The announcement was made by the regional bloc’s Secretary-General Dr. Peter Mathuki during a five-day retreat for all EAC officials at Maanzoni Lodge in Machakos County.
Mathuki noted that the EAC Council of Ministers is set to make a decision on the location of the East African Monetary Institute by the end of 2023.
The institute will become the precursor to the East African Central Bank and will issue the planned single currency.
“The monetary institute would allow the community to come up with a constitution that will then create a roadmap for having one currency,” Mathuki remarked.
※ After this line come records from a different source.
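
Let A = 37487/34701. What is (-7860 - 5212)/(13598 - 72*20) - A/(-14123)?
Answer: -3202949526055/2979209833617 ≈ -1.0751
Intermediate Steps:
A = 37487/34701 (A = 37487*(1/34701) = 37487/34701 ≈ 1.0803)
(-7860 - 5212)/(13598 - 72*20) - A/(-14123) = (-7860 - 5212)/(13598 - 72*20) - 37487/(34701*(-14123)) = -13072/(13598 - 1440) - 37487*(-1)/(34701*14123) = -13072/12158 - 1*(-37487/490082223) = -13072*1/12158 + 37487/490082223 = -6536/6079 + 37487/490082223 = -3202949526055/2979209833617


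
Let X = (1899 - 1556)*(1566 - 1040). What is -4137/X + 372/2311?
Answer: 8222127/59563714 ≈ 0.13804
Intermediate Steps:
X = 180418 (X = 343*526 = 180418)
-4137/X + 372/2311 = -4137/180418 + 372/2311 = -4137*1/180418 + 372*(1/2311) = -591/25774 + 372/2311 = 8222127/59563714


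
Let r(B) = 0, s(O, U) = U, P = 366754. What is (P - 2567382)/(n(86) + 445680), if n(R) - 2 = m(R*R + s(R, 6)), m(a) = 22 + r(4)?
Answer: -550157/111426 ≈ -4.9374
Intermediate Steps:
m(a) = 22 (m(a) = 22 + 0 = 22)
n(R) = 24 (n(R) = 2 + 22 = 24)
(P - 2567382)/(n(86) + 445680) = (366754 - 2567382)/(24 + 445680) = -2200628/445704 = -2200628*1/445704 = -550157/111426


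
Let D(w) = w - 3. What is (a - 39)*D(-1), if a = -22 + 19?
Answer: 168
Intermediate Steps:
a = -3
D(w) = -3 + w
(a - 39)*D(-1) = (-3 - 39)*(-3 - 1) = -42*(-4) = 168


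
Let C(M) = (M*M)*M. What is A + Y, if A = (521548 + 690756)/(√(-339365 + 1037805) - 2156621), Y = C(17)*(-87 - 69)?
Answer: -3564669542660208812/4651013439201 - 2424608*√174610/4651013439201 ≈ -7.6643e+5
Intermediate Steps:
C(M) = M³ (C(M) = M²*M = M³)
Y = -766428 (Y = 17³*(-87 - 69) = 4913*(-156) = -766428)
A = 1212304/(-2156621 + 2*√174610) (A = 1212304/(√698440 - 2156621) = 1212304/(2*√174610 - 2156621) = 1212304/(-2156621 + 2*√174610) ≈ -0.56235)
A + Y = (-2614480264784/4651013439201 - 2424608*√174610/4651013439201) - 766428 = -3564669542660208812/4651013439201 - 2424608*√174610/4651013439201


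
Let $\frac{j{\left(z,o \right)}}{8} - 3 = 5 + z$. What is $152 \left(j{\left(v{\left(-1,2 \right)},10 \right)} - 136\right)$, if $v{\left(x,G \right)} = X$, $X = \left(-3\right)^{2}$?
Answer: $0$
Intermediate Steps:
$X = 9$
$v{\left(x,G \right)} = 9$
$j{\left(z,o \right)} = 64 + 8 z$ ($j{\left(z,o \right)} = 24 + 8 \left(5 + z\right) = 24 + \left(40 + 8 z\right) = 64 + 8 z$)
$152 \left(j{\left(v{\left(-1,2 \right)},10 \right)} - 136\right) = 152 \left(\left(64 + 8 \cdot 9\right) - 136\right) = 152 \left(\left(64 + 72\right) - 136\right) = 152 \left(136 - 136\right) = 152 \cdot 0 = 0$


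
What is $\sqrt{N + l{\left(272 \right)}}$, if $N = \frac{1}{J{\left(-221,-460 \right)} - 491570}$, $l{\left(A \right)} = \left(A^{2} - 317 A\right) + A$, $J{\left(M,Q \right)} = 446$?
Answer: $\frac{i \sqrt{721678727983773}}{245562} \approx 109.4 i$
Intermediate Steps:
$l{\left(A \right)} = A^{2} - 316 A$
$N = - \frac{1}{491124}$ ($N = \frac{1}{446 - 491570} = \frac{1}{-491124} = - \frac{1}{491124} \approx -2.0361 \cdot 10^{-6}$)
$\sqrt{N + l{\left(272 \right)}} = \sqrt{- \frac{1}{491124} + 272 \left(-316 + 272\right)} = \sqrt{- \frac{1}{491124} + 272 \left(-44\right)} = \sqrt{- \frac{1}{491124} - 11968} = \sqrt{- \frac{5877772033}{491124}} = \frac{i \sqrt{721678727983773}}{245562}$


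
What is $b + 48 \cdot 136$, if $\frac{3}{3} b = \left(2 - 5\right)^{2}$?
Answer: $6537$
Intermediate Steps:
$b = 9$ ($b = \left(2 - 5\right)^{2} = \left(-3\right)^{2} = 9$)
$b + 48 \cdot 136 = 9 + 48 \cdot 136 = 9 + 6528 = 6537$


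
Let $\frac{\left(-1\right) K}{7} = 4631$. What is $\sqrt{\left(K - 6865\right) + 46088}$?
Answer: $\sqrt{6806} \approx 82.499$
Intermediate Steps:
$K = -32417$ ($K = \left(-7\right) 4631 = -32417$)
$\sqrt{\left(K - 6865\right) + 46088} = \sqrt{\left(-32417 - 6865\right) + 46088} = \sqrt{-39282 + 46088} = \sqrt{6806}$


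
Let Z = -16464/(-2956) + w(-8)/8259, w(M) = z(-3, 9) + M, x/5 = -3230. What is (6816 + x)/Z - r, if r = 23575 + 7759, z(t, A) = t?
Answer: -1121883805544/33985915 ≈ -33010.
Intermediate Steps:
x = -16150 (x = 5*(-3230) = -16150)
w(M) = -3 + M
r = 31334
Z = 33985915/6103401 (Z = -16464/(-2956) + (-3 - 8)/8259 = -16464*(-1/2956) - 11*1/8259 = 4116/739 - 11/8259 = 33985915/6103401 ≈ 5.5684)
(6816 + x)/Z - r = (6816 - 16150)/(33985915/6103401) - 1*31334 = -9334*6103401/33985915 - 31334 = -56969144934/33985915 - 31334 = -1121883805544/33985915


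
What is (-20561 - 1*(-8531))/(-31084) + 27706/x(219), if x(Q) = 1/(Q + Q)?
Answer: 188605719591/15542 ≈ 1.2135e+7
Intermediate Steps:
x(Q) = 1/(2*Q)
(-20561 - 1*(-8531))/(-31084) + 27706/x(219) = (-20561 - 1*(-8531))/(-31084) + 27706/(((½)/219)) = (-20561 + 8531)*(-1/31084) + 27706/(((½)*(1/219))) = -12030*(-1/31084) + 27706/(1/438) = 6015/15542 + 27706*438 = 6015/15542 + 12135228 = 188605719591/15542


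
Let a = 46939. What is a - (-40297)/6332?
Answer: 297258045/6332 ≈ 46945.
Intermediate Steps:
a - (-40297)/6332 = 46939 - (-40297)/6332 = 46939 - 1*(-40297/6332) = 46939 + 40297/6332 = 297258045/6332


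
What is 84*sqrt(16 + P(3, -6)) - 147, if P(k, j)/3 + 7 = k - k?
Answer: -147 + 84*I*sqrt(5) ≈ -147.0 + 187.83*I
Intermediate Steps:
P(k, j) = -21 (P(k, j) = -21 + 3*(k - k) = -21 + 3*0 = -21 + 0 = -21)
84*sqrt(16 + P(3, -6)) - 147 = 84*sqrt(16 - 21) - 147 = 84*sqrt(-5) - 147 = 84*(I*sqrt(5)) - 147 = 84*I*sqrt(5) - 147 = -147 + 84*I*sqrt(5)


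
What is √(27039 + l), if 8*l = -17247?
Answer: √398130/4 ≈ 157.74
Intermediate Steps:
l = -17247/8 (l = (⅛)*(-17247) = -17247/8 ≈ -2155.9)
√(27039 + l) = √(27039 - 17247/8) = √(199065/8) = √398130/4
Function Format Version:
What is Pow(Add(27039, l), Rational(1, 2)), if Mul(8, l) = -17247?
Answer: Mul(Rational(1, 4), Pow(398130, Rational(1, 2))) ≈ 157.74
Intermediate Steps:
l = Rational(-17247, 8) (l = Mul(Rational(1, 8), -17247) = Rational(-17247, 8) ≈ -2155.9)
Pow(Add(27039, l), Rational(1, 2)) = Pow(Add(27039, Rational(-17247, 8)), Rational(1, 2)) = Pow(Rational(199065, 8), Rational(1, 2)) = Mul(Rational(1, 4), Pow(398130, Rational(1, 2)))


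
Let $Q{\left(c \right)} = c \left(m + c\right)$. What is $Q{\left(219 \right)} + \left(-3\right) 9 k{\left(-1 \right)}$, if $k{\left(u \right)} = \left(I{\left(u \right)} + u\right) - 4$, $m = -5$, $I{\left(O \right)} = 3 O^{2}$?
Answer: $46920$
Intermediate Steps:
$k{\left(u \right)} = -4 + u + 3 u^{2}$ ($k{\left(u \right)} = \left(3 u^{2} + u\right) - 4 = \left(u + 3 u^{2}\right) - 4 = -4 + u + 3 u^{2}$)
$Q{\left(c \right)} = c \left(-5 + c\right)$
$Q{\left(219 \right)} + \left(-3\right) 9 k{\left(-1 \right)} = 219 \left(-5 + 219\right) + \left(-3\right) 9 \left(-4 - 1 + 3 \left(-1\right)^{2}\right) = 219 \cdot 214 - 27 \left(-4 - 1 + 3 \cdot 1\right) = 46866 - 27 \left(-4 - 1 + 3\right) = 46866 - -54 = 46866 + 54 = 46920$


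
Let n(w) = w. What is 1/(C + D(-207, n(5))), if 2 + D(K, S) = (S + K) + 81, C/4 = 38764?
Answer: 1/154933 ≈ 6.4544e-6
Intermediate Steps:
C = 155056 (C = 4*38764 = 155056)
D(K, S) = 79 + K + S (D(K, S) = -2 + ((S + K) + 81) = -2 + ((K + S) + 81) = -2 + (81 + K + S) = 79 + K + S)
1/(C + D(-207, n(5))) = 1/(155056 + (79 - 207 + 5)) = 1/(155056 - 123) = 1/154933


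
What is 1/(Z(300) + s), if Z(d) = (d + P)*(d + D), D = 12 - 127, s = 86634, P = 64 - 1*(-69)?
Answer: 1/166739 ≈ 5.9974e-6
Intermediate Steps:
P = 133 (P = 64 + 69 = 133)
D = -115
Z(d) = (-115 + d)*(133 + d) (Z(d) = (d + 133)*(d - 115) = (133 + d)*(-115 + d) = (-115 + d)*(133 + d))
1/(Z(300) + s) = 1/((-15295 + 300² + 18*300) + 86634) = 1/((-15295 + 90000 + 5400) + 86634) = 1/(80105 + 86634) = 1/166739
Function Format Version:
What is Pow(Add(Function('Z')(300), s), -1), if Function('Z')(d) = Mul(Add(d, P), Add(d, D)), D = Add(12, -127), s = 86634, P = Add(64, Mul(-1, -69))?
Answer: Rational(1, 166739) ≈ 5.9974e-6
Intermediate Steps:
P = 133 (P = Add(64, 69) = 133)
D = -115
Function('Z')(d) = Mul(Add(-115, d), Add(133, d)) (Function('Z')(d) = Mul(Add(d, 133), Add(d, -115)) = Mul(Add(133, d), Add(-115, d)) = Mul(Add(-115, d), Add(133, d)))
Pow(Add(Function('Z')(300), s), -1) = Pow(Add(Add(-15295, Pow(300, 2), Mul(18, 300)), 86634), -1) = Pow(Add(Add(-15295, 90000, 5400), 86634), -1) = Pow(Add(80105, 86634), -1) = Pow(166739, -1) = Rational(1, 166739)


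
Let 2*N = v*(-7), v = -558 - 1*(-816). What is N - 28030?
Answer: -28933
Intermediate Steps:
v = 258 (v = -558 + 816 = 258)
N = -903 (N = (258*(-7))/2 = (½)*(-1806) = -903)
N - 28030 = -903 - 28030 = -28933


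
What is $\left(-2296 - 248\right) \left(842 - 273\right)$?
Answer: $-1447536$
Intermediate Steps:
$\left(-2296 - 248\right) \left(842 - 273\right) = \left(-2296 - 248\right) 569 = \left(-2544\right) 569 = -1447536$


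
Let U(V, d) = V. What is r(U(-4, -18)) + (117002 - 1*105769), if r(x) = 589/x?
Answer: 44343/4 ≈ 11086.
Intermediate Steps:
r(U(-4, -18)) + (117002 - 1*105769) = 589/(-4) + (117002 - 1*105769) = 589*(-¼) + (117002 - 105769) = -589/4 + 11233 = 44343/4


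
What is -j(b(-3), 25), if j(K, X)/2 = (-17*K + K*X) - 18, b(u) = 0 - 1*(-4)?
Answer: -28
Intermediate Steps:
b(u) = 4 (b(u) = 0 + 4 = 4)
j(K, X) = -36 - 34*K + 2*K*X (j(K, X) = 2*((-17*K + K*X) - 18) = 2*(-18 - 17*K + K*X) = -36 - 34*K + 2*K*X)
-j(b(-3), 25) = -(-36 - 34*4 + 2*4*25) = -(-36 - 136 + 200) = -1*28 = -28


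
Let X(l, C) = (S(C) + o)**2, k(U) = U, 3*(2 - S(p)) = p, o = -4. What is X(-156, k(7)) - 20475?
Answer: -184106/9 ≈ -20456.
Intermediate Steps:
S(p) = 2 - p/3
X(l, C) = (-2 - C/3)**2 (X(l, C) = ((2 - C/3) - 4)**2 = (-2 - C/3)**2)
X(-156, k(7)) - 20475 = (6 + 7)**2/9 - 20475 = (1/9)*13**2 - 20475 = (1/9)*169 - 20475 = 169/9 - 20475 = -184106/9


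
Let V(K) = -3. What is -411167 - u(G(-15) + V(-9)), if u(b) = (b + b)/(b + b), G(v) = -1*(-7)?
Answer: -411168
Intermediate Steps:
G(v) = 7
u(b) = 1 (u(b) = (2*b)/((2*b)) = (2*b)*(1/(2*b)) = 1)
-411167 - u(G(-15) + V(-9)) = -411167 - 1*1 = -411167 - 1 = -411168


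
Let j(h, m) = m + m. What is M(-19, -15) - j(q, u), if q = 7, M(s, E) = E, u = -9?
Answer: 3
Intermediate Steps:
j(h, m) = 2*m
M(-19, -15) - j(q, u) = -15 - 2*(-9) = -15 - 1*(-18) = -15 + 18 = 3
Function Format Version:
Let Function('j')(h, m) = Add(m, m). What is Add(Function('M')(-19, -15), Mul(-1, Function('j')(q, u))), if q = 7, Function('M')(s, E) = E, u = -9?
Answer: 3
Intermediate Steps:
Function('j')(h, m) = Mul(2, m)
Add(Function('M')(-19, -15), Mul(-1, Function('j')(q, u))) = Add(-15, Mul(-1, Mul(2, -9))) = Add(-15, Mul(-1, -18)) = Add(-15, 18) = 3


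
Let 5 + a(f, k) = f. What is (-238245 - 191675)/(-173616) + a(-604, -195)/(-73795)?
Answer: 1989479909/800749545 ≈ 2.4845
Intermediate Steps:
a(f, k) = -5 + f
(-238245 - 191675)/(-173616) + a(-604, -195)/(-73795) = (-238245 - 191675)/(-173616) + (-5 - 604)/(-73795) = -429920*(-1/173616) - 609*(-1/73795) = 26870/10851 + 609/73795 = 1989479909/800749545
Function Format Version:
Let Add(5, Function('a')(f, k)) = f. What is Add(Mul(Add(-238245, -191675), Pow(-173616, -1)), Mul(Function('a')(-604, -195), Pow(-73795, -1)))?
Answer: Rational(1989479909, 800749545) ≈ 2.4845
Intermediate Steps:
Function('a')(f, k) = Add(-5, f)
Add(Mul(Add(-238245, -191675), Pow(-173616, -1)), Mul(Function('a')(-604, -195), Pow(-73795, -1))) = Add(Mul(Add(-238245, -191675), Pow(-173616, -1)), Mul(Add(-5, -604), Pow(-73795, -1))) = Add(Mul(-429920, Rational(-1, 173616)), Mul(-609, Rational(-1, 73795))) = Add(Rational(26870, 10851), Rational(609, 73795)) = Rational(1989479909, 800749545)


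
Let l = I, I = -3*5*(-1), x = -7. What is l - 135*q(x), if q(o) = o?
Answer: 960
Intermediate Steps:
I = 15 (I = -15*(-1) = 15)
l = 15
l - 135*q(x) = 15 - 135*(-7) = 15 + 945 = 960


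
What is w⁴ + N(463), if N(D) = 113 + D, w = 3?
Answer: 657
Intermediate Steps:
w⁴ + N(463) = 3⁴ + (113 + 463) = 81 + 576 = 657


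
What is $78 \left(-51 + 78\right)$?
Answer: $2106$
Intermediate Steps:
$78 \left(-51 + 78\right) = 78 \cdot 27 = 2106$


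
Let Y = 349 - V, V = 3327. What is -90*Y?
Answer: 268020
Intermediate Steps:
Y = -2978 (Y = 349 - 1*3327 = 349 - 3327 = -2978)
-90*Y = -90*(-2978) = 268020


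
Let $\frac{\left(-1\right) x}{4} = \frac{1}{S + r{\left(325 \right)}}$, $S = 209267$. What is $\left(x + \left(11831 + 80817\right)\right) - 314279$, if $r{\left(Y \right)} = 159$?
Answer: $- \frac{23207646905}{104713} \approx -2.2163 \cdot 10^{5}$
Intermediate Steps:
$x = - \frac{2}{104713}$ ($x = - \frac{4}{209267 + 159} = - \frac{4}{209426} = \left(-4\right) \frac{1}{209426} = - \frac{2}{104713} \approx -1.91 \cdot 10^{-5}$)
$\left(x + \left(11831 + 80817\right)\right) - 314279 = \left(- \frac{2}{104713} + \left(11831 + 80817\right)\right) - 314279 = \left(- \frac{2}{104713} + 92648\right) - 314279 = \frac{9701450022}{104713} - 314279 = - \frac{23207646905}{104713}$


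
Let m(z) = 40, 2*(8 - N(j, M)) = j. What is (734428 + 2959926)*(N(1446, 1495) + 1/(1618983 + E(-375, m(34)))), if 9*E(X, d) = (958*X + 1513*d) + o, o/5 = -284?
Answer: -4188391071804276/1585633 ≈ -2.6415e+9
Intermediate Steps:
o = -1420 (o = 5*(-284) = -1420)
N(j, M) = 8 - j/2
E(X, d) = -1420/9 + 958*X/9 + 1513*d/9 (E(X, d) = ((958*X + 1513*d) - 1420)/9 = (-1420 + 958*X + 1513*d)/9 = -1420/9 + 958*X/9 + 1513*d/9)
(734428 + 2959926)*(N(1446, 1495) + 1/(1618983 + E(-375, m(34)))) = (734428 + 2959926)*((8 - 1/2*1446) + 1/(1618983 + (-1420/9 + (958/9)*(-375) + (1513/9)*40))) = 3694354*((8 - 723) + 1/(1618983 + (-1420/9 - 119750/3 + 60520/9))) = 3694354*(-715 + 1/(1618983 - 33350)) = 3694354*(-715 + 1/1585633) = 3694354*(-1133727594/1585633) = -4188391071804276/1585633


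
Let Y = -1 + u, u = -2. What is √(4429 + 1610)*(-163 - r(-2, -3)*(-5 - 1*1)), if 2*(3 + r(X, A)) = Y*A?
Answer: -462*√671 ≈ -11968.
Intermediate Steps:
Y = -3 (Y = -1 - 2 = -3)
r(X, A) = -3 - 3*A/2 (r(X, A) = -3 + (-3*A)/2 = -3 - 3*A/2)
√(4429 + 1610)*(-163 - r(-2, -3)*(-5 - 1*1)) = √(4429 + 1610)*(-163 - (-3 - 3/2*(-3))*(-5 - 1*1)) = √6039*(-163 - (-3 + 9/2)*(-5 - 1)) = (3*√671)*(-163 - 3*(-6)/2) = (3*√671)*(-163 - 1*(-9)) = (3*√671)*(-163 + 9) = (3*√671)*(-154) = -462*√671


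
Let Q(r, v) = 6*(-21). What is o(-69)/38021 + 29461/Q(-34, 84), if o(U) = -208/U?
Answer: -25763134927/110184858 ≈ -233.82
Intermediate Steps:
Q(r, v) = -126
o(-69)/38021 + 29461/Q(-34, 84) = -208/(-69)/38021 + 29461/(-126) = -208*(-1/69)*(1/38021) + 29461*(-1/126) = (208/69)*(1/38021) - 29461/126 = 208/2623449 - 29461/126 = -25763134927/110184858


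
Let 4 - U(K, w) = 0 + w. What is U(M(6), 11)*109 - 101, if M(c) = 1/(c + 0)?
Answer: -864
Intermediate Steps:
M(c) = 1/c
U(K, w) = 4 - w (U(K, w) = 4 - (0 + w) = 4 - w)
U(M(6), 11)*109 - 101 = (4 - 1*11)*109 - 101 = (4 - 11)*109 - 101 = -7*109 - 101 = -763 - 101 = -864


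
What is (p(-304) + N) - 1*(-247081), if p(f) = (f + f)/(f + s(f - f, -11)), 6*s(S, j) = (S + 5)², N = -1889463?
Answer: -2954641570/1799 ≈ -1.6424e+6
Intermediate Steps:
s(S, j) = (5 + S)²/6 (s(S, j) = (S + 5)²/6 = (5 + S)²/6)
p(f) = 2*f/(25/6 + f) (p(f) = (f + f)/(f + (5 + (f - f))²/6) = (2*f)/(f + (5 + 0)²/6) = (2*f)/(f + (⅙)*5²) = (2*f)/(f + (⅙)*25) = (2*f)/(f + 25/6) = (2*f)/(25/6 + f) = 2*f/(25/6 + f))
(p(-304) + N) - 1*(-247081) = (12*(-304)/(25 + 6*(-304)) - 1889463) - 1*(-247081) = (12*(-304)/(25 - 1824) - 1889463) + 247081 = (12*(-304)/(-1799) - 1889463) + 247081 = (12*(-304)*(-1/1799) - 1889463) + 247081 = (3648/1799 - 1889463) + 247081 = -3399140289/1799 + 247081 = -2954641570/1799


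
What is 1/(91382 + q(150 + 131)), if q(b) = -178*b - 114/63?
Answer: 21/868606 ≈ 2.4177e-5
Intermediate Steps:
q(b) = -38/21 - 178*b (q(b) = -178*b - 114*1/63 = -178*b - 38/21 = -38/21 - 178*b)
1/(91382 + q(150 + 131)) = 1/(91382 + (-38/21 - 178*(150 + 131))) = 1/(91382 + (-38/21 - 178*281)) = 1/(91382 + (-38/21 - 50018)) = 1/(91382 - 1050416/21) = 1/(868606/21) = 21/868606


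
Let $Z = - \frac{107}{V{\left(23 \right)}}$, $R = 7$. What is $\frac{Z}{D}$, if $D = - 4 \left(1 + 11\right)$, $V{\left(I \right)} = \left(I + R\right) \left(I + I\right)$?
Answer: $\frac{107}{66240} \approx 0.0016153$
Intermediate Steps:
$V{\left(I \right)} = 2 I \left(7 + I\right)$ ($V{\left(I \right)} = \left(I + 7\right) \left(I + I\right) = \left(7 + I\right) 2 I = 2 I \left(7 + I\right)$)
$Z = - \frac{107}{1380}$ ($Z = - \frac{107}{2 \cdot 23 \left(7 + 23\right)} = - \frac{107}{2 \cdot 23 \cdot 30} = - \frac{107}{1380} \approx -0.077536$)
$D = -48$ ($D = \left(-4\right) 12 = -48$)
$\frac{Z}{D} = - \frac{107}{1380 \left(-48\right)} = \left(- \frac{107}{1380}\right) \left(- \frac{1}{48}\right) = \frac{107}{66240}$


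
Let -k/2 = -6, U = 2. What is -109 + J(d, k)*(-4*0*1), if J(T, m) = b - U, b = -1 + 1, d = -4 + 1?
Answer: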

He argued that the single currency will ease both business and the movement of persons within the EAC community, which comprises seven member states including Kenya, Uganda, Tanzania, Rwanda, Burundi, South Sudan and the Democratic Republic of Congo.
“It is in line with our goal to make the region borderless so that people can freely move and trade as envisioned in the Common Market Protocol,” he explained.
At the same time, Mathuki pointed out that intra-EAC trade had increased, with the value of trade in 2022 standing at $10.17 billion, up from $7.1 billion in 2019.
He attributed the increase to political goodwill among the EAC heads of state and the relaxation of Covid-19 restrictions in the region, among other factors.
Efforts to unite the East African Community have often been derailed by conflicts among member states.
With a larger consumer market of about 300 million people, the EAC is one of the largest regional blocs on the continent.